Fauske & Associates uses a data-backed approach to solve complex process safety problems and prevent or mitigate accidents in the chemical and nuclear industries. We provide custom solutions including site assessments, full service testing, engineering, simulation, consulting, and training to nearly every industry from food processing to power generation.
A site evaluation brings our safety experts to your facility to collaborate with your team in reviewing existing practices, equipment, and procedures. We determine your risk level and suggest ways to quantify or reduce risk, which often requires data on plant specific materials such as accumulated dust or reactive chemicals.
Our state-of-the-art process safety laboratory provides critical data on combustible dust, gas, or vapors, or on any reactive chemical hazards identified during a site evaluation. We perform experimental simulation of credible "worst case scenarios" and can demonstrate the efficacy of proposed process improvements.
A manufacturing company recognizes that there is dust in their process and is motivated by OSHA regulations to ensure their facility is safe. They work with FAI to perform a DHA and identify a number of locations where dust can accumulate. Samples are collected and tested at the FAI safety lab. Test results are used to prioritize housekeeping and process changes, and to install properly sized safety systems to mitigate potential dust explosions.
An innovative new chemistry is developed in the lab and there is pressure to scale-up to production as quickly as possible to take advantage of market opportunity. What could go wrong? Post-accident investigation noted that the process was scaled directly from 1 liter to almost 10,000 liter without recognizing the runaway reaction hazard potential and with an emergency relief system that was incapable of relieving the pressure from an unintended secondary exotherm following failure of the cooling system.
Decommissioning at a legacy government site is taking longer than planned, and an innovative approach is needed for safe packaging and storage of radioactive debris that accumulated over decades in an aging fuel storage pond. Oh, and the material is chemically reactive and generates hydrogen. A passive hydrogen venting design is invented and tested at full scale in the FAI flammability lab, enabling accelerated waste retrieval and direct storage in shielded boxes without an expensive processing facility.
An extended power uprate (EPU) at a nuclear plant led to unanticipated vibration in the main steam line. FAI collaborated with the utility, the valve vendor, and the Westinghouse BWR acoustic group to identify the root cause as vortex shedding in the main steam isolation valve (MSIV). FAI performed 1/5 scale tests which reproduced the Helmholtz instability and demonstrated that the problem was solved by simply adding "teeth" to the valve seat rings. The plant installed this fix and achieved full EPU.
At Fauske & Associates, we offer custom testing and modeling services to validate analysis, quantify hazards, and help keep you safe.
Flash point is the minimum temperature at which vapors from a liquid pool form an ignitable mixture with air. Results help characterize a liquid as either being flammable or combustible based on the criteria of the NFPA, EPA, OSHA, or UN and identify the packaging and shipping group for transportation purposes in addition to storage and handling requirements.
Autoignition temperature is the lowest temperature at which a gas or vapor will spontaneously ignite without a distinct ignition source. This flammability property depends on various factors including pressure, temperature, oxidizing atmosphere, vessel volume, and fuel/air concentration.

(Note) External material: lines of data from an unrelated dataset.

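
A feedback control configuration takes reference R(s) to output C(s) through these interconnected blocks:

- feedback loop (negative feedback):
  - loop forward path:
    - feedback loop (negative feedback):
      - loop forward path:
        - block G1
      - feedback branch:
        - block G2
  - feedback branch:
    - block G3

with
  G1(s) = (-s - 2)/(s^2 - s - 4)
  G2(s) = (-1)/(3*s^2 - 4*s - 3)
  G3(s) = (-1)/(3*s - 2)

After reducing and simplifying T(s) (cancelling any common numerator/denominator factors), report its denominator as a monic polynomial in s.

First reduce the diagram to T(s).

1. close the feedback loop around G1, G2: (-3*s^3 - 2*s^2 + 11*s + 6)/(3*s^4 - 7*s^3 - 11*s^2 + 20*s + 14)
2. close the feedback loop around [G1/(1+G1*G2)], G3: (-9*s^4 + 37*s^2 - 4*s - 12)/(9*s^5 - 27*s^4 - 16*s^3 + 84*s^2 - 9*s - 34)
T(s) is the step-2 result (common factors already cancelled). Leading coefficient of the denominator: 9. Divide through by 9 for the monic polynomial.

Answer: s^5 - 3*s^4 - 16*s^3/9 + 28*s^2/3 - s - 34/9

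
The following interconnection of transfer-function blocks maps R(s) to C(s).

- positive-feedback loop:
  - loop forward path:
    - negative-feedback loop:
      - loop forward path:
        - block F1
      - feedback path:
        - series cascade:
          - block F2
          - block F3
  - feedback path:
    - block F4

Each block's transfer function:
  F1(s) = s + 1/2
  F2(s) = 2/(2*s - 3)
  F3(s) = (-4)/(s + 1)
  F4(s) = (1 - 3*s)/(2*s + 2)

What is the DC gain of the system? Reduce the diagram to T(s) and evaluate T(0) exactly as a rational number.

First reduce the diagram to T(s).

Step 1 - series reduction of F2, F3: (-8)/(2*s^2 - s - 3)
Step 2 - apply the feedback formula to F1, (F2*F3): (4*s^3 - 7*s - 3)/(4*s^2 - 18*s - 14)
Step 3 - apply the feedback formula to [F1/(1+F1*(F2*F3))], F4: (8*s^3 - 14*s - 6)/(12*s^3 - 8*s^2 - 41*s - 25)
Step 3 gives the overall T(s). Then T(0) = -6/(-25) = 6/25.

Answer: 6/25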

The explosion severity test generates the KST and PMAX values which are the explosive properties used to characterize a dust explosion. KST represents the normalized rate of pressure rise of a combustible dust and PMAX represents the maximum explosion overpressure. These data tell you how much pressure an explosion will generate and how fast the explosion will travel.
The minimum ignition energy (MIE) is the minimum amount of spark energy needed to ignite an explosion of a dust in a suspended cloud. It is performed using ASTM E2019, “Standard Test Method for Minimum Ignition Energy of a Dust Cloud in Air” or EN13821 “Potentially explosive atmospheres — Explosion prevention and protection — Determination of minimum ignition energy of dust/air mixtures”.
Vent sizing by direct scaleup requires adiabatic data from low thermal inertia devices like the VSP2 and ARSST. Measured rates of temperature and pressure rise during a thermal runaway define the volumetric rates of vapor and gas which must be discharged under emergency relief conditions, and these are readily applied to process scale using ERS design tools such as FERST which accounts for two-phase flow.
Our thermal hazards lab has a variety of instruments to test the thermal stability of condensed phase materials, including the ARC, DSC, TGA, TAM, and C80, and we are experts at using tools like AKTS software to evaluate process safety parameters such as time to maximum rate (TMR) and self accelerating decomposition temperature (SADT).
The Line Resonance Analysis (LIRA®) cable condition monitoring test provides both an indication of the overall cable health and as well as locally degraded areas. It is a non-destructive examination (NDE) tool that does not over-stress the cable.
We have the experience and facilities to provide custom testing to solve your unique process safety problems. Our campus has multiple laboratories for testing chemical reactions, dust or vapor explosions, piping hydraulics, and electrical integrity. Our consultants will work with you to design a testing program to get the data you need to keep your process safe.